La mejor manera de aprender a esquiar es realizar un curso de esquí, que suelen ofrecer las escuelas. Sin embargo, como informa “Today”, cada vez más padres ya no pueden permitirse este lujo.
El 85% de los padres ya no pueden permitirse clases de esquí para sus hijos: “Muchos simplemente fijan sus prioridades de otra manera”
Un curso de esquí cuesta unos 700 euros por niño. Como resultado, sólo alrededor del 15% de los niños pueden permitirse una clase de esquí. “Muchas personas simplemente fijan sus prioridades de otra manera”, explica a “Heute” la representante de padres Evelyn Kometter su experiencia en Austria. Los padres prefieren gastar el dinero en otras cosas o ahorrarlo.
Para los cursos de esquí existe una cláusula del 70%: para que el curso se pueda realizar debe estar matriculado al menos el 70% de la clase. Para alcanzar el número mínimo de participantes es necesario combinar cada vez más clases, afirma Kornetter.

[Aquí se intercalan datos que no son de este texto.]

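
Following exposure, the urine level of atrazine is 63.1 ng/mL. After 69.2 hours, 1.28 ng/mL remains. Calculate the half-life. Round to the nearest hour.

A/A₀ = 1.28/63.1 ≈ 0.020285.
n = log₂(49.297) ≈ 5.6234 half-lives elapsed in 69.2 hours.
t½ = 69.2/5.6234 ≈ 12.306 hours.

12 hours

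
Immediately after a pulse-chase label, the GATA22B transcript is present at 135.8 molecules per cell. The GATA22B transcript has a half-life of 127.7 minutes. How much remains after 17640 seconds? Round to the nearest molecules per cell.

28 molecules per cell

Convert the elapsed time: 17640 seconds = 294 minutes.
Number of half-lives: n = 294/127.7 ≈ 2.3023.
Remaining = 135.8 × (1/2)^2.3023 = 135.8 × 0.20274 ≈ 27.533 molecules per cell.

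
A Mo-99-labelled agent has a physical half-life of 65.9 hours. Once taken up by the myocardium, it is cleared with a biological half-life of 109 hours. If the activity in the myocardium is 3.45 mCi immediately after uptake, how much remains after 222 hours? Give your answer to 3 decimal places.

1/t_eff = 1/t_phys + 1/t_biol = 1/65.9 + 1/109 = 0.024349 per hour.
t_eff = 65.9 × 109 / (65.9 + 109) ≈ 41.07 hours.
Remaining = 3.45 × (1/2)^(222/41.07) = 3.45 × (1/2)^5.4054 ≈ 0.081399 mCi.

0.081 mCi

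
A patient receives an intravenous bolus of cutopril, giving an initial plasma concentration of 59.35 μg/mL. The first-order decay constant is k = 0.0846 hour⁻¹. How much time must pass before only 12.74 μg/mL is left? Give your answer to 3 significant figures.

t½ = ln 2 / k = 0.69315 / 0.0846 ≈ 8.1932 hours.
Fraction remaining = 12.74/59.35 ≈ 0.21466.
n = log₂(59.35/12.74) = ln(4.6586)/ln 2 ≈ 2.2199 half-lives.
t = n × t½ = 2.2199 × 8.1932 ≈ 18.188 hours.

18.2 hours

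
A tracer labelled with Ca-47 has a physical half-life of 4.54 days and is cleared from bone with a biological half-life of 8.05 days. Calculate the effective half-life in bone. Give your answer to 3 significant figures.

1/t_eff = 1/t_phys + 1/t_biol = 1/4.54 + 1/8.05 = 0.34449 per day.
t_eff = 4.54 × 8.05 / (4.54 + 8.05) ≈ 2.9029 days.

2.90 days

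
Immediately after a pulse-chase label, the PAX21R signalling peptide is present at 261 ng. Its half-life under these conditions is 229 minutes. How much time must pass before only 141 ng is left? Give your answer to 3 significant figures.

203 minutes

Fraction remaining = 141/261 ≈ 0.54023.
n = log₂(261/141) = ln(1.8511)/ln 2 ≈ 0.88835 half-lives.
t = n × t½ = 0.88835 × 229 ≈ 203.43 minutes.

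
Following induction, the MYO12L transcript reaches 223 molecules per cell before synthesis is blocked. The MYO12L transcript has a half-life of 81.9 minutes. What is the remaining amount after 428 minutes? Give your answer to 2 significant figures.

6.0 molecules per cell

Number of half-lives: n = 428/81.9 ≈ 5.2259.
Remaining = 223 × (1/2)^5.2259 = 223 × 0.026721 ≈ 5.9588 molecules per cell.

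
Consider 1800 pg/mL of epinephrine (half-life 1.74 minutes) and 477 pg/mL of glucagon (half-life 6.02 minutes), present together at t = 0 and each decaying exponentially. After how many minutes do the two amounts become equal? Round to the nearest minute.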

“Más mimados”: el monitor de esquí revela cómo han cambiado padres e hijos
Incluso los niños que todavía asisten a cursos de esquí han cambiado, como observó un instructor de esquí. “Antes todo era un poco más tranquilo. Los niños están más mimados”, dijo el instructor de esquí Sebastian Schnitzer, de Carintia, al periódico austriaco Kleine Zeitung. Habla de una nueva expectativa.
Hoy en día los padres vigilarían con mucha atención si los niños y los monitores de esquí se comportan bien. Además, los niños se calmaron. Según los expertos, enseñar a los más pequeños algo deportivo es cada vez más un reto.
Sólo el 14% de los alemanes saben esquiar
En Alemania las cosas no van mejor: la Federación Alemana de Esquí se queja de una disminución del número de afiliados. En comparación con 2012, menos del 60%, es decir, menos de la mitad de los niños menores de seis años, están inscritos en el DSV. Incluso en los grupos de edad hasta los 18 años hay alrededor de un 20% menos.
A pesar de la preocupación por los jóvenes, el esquí sigue siendo un deporte de invierno popular: alrededor del 14% de la población alemana que practica deportes sabe esquiar.